Dann war die Zeit für Coverversionen angebrochen. Ihrer Verrehrung für Dolly Parton verlieh die ex-Softies Sängerin gleich in zweifacher Hinsicht Ausdruck, denn nicht nur der abschließende Klassiker Jolene, sondern auch I Never Will Marry stammten aus der Feder der kunstvoll operierten Blondine. Wobei im Falle von I Never Will Marry hinzugefügt werden muß, daß das Original von der Carter Family kommt, Rose Melberg aber ausdrücklich betonte, daß ihre Version ein Cover von Linda Ronstadt/Dolly Parton sei.
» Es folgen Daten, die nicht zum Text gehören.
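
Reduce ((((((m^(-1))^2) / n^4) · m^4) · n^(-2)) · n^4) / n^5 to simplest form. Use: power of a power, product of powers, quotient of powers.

m^2n^(-7)

((((((m^(-1))^2) / n^4) · m^4) · n^(-2)) · n^4) / n^5
= ((((m^(-2) / n^4) · m^4) · n^(-2)) · n^4) / n^5    [power of a power]
= m^2n^(-7)    [quotient of powers; product of powers]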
Dues schließlich war Filmmusik aus dem Robert Altmann Streifen Nashville, aber all diese Cover waren gar nichts gegen die zwei besten Lieder des gesamten Abends. Das von Kellarissa auf finnisch vorgetragene Lied Taivas On Sininen Ja Valkoinen machte unsere Gäste sprachlos vor Entzücken und die traumhafte Ballade Take Some Time vom Album Cast Away The Clouds war so betörend, daß ich am liebsten hinterher auf die Repeat Taste gedrückt hätte. Und zwar mindestnes 10 mal! Wir waren aber live auf Sendung ( der gute Alban filmte alles sorgfältig mit) und so verflogen irgendwann die letzten Noten dieses wunderschönen Seelentrösters. "It's gonna take some time to fixe this love of mine." Hach...
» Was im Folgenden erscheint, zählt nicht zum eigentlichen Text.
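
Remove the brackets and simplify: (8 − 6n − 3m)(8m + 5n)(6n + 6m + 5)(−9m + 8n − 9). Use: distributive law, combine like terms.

4029m^2n + 6684mn^2 − 2021mn − 1080m^3 − 5256m^2 − 2880m + 2340n^3 + 790n^2 − 1800n + 846m^2n^2 − 2844mn^3 + 3546m^3n − 1440n^4 + 1296m^4

(8 − 6n − 3m)(8m + 5n)(6n + 6m + 5)(−9m + 8n − 9)
= (64m + 40n − 48mn − 30n^2 − 24m^2 − 15mn)(6n + 6m + 5)(−9m + 8n − 9)    [distributive law]
= (64m + 40n − 63mn − 30n^2 − 24m^2)(6n + 6m + 5)(−9m + 8n − 9)    [combine like terms]
= (384mn + 384m^2 + 320m + 240n^2 + 240mn + 200n − 378mn^2 − 378m^2n − 315mn − 180n^3 − 180mn^2 − 150n^2 − 144m^2n − 144m^3 − 120m^2)(−9m + 8n − 9)    [distributive law]
= (309mn + 264m^2 + 320m + 90n^2 + 200n − 558mn^2 − 522m^2n − 180n^3 − 144m^3)(−9m + 8n − 9)    [combine like terms]
= −2781m^2n + 2472mn^2 − 2781mn − 2376m^3 + 2112m^2n − 2376m^2 − 2880m^2 + 2560mn − 2880m − 810mn^2 + 720n^3 − 810n^2 − 1800mn + 1600n^2 − 1800n + 5022m^2n^2 − 4464mn^3 + 5022mn^2 + 4698m^3n − 4176m^2n^2 + 4698m^2n + 1620mn^3 − 1440n^4 + 1620n^3 + 1296m^4 − 1152m^3n + 1296m^3    [distributive law]
= 4029m^2n + 6684mn^2 − 2021mn − 1080m^3 − 5256m^2 − 2880m + 2340n^3 + 790n^2 − 1800n + 846m^2n^2 − 2844mn^3 + 3546m^3n − 1440n^4 + 1296m^4    [combine like terms]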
Nach etwa einer Stunde endete der liebreizende Vortrag der beiden Amerikanerinnen und in geselliger Runde wurden noch CDs und Vinylalben verkauft, Taschengeld für die England Tour gesammelt und angeregte und relaxte Gespräche geführt. Besonders beeindruckt war Rose Melberg von Christoph's Kalender, der von Januar bis Dezember 2010 ausschließlich aus mit Legomännchen gestalteten Albencovern der Glasgower besteht. Schließlich hatte die Melberg schon mit Stuart Murdoch getourt und nicht nur dies, auch mit Elliott Smith, einem meiner ganz großen Helden, war sie schon unterwegs und stand sogar schon einmal mit ihm auf einer Bühne. Insofern unfassbar, daß sie am 27. Februar in unseren heimischen Wänden musiziert hat. Morgan Caris sei Dank!
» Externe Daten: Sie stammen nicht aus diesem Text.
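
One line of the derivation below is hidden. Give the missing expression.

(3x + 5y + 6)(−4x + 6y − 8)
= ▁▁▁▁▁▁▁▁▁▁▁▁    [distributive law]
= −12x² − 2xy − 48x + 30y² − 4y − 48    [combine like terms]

Applying distributive law to the line above:

−12x² + 18xy − 24x − 20xy + 30y² − 40y − 24x + 36y − 48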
Setlist Rose Melberg, Oliver Peel Session # 18, Paris:
01: Things That We Do
02: Look Skyward
03: Outlaws
04: Whistle Calling You
05: Homemade Ship
06: Each New Day
07: Sharks
08: Moon Singer
09: Truly
10: Clay Bride
11: Bear In A Cave
12: I Never Will Marry (Carter Family/ Parton & Ronstadt)
13: Dues
14: Taivas On Sininen Ja Valkoinen
15: Take Some Time
16: Jolene (Dolly Parton)
Setlist Sophie Ramsay, Oliver Peel Session # 18:
01: Bidh Clann Ulaidh
02: Song I Never Wrote For You
03: Kent, Connecticut
04: Auld Lang Syne (Scottish Traditional/Robert Burns)
3 Kommentare :
das nenne ich unterhaltend! du kreierst atmosphäre und damit die möglichkeit, nachträglich selbst vor ort zu sein und ein bißchen vom wunderbaren erlebnis mitzunehmen. teilhabe, wie sie eben über tausend kilometer hinweg noch möglich ist. danke dafür!
Gerne, Eike! Und die schönen Videos von Alban kommen auch bald. Ich werde sie dann hier einbinden.
Schade, daß ich nicht da sein könnte!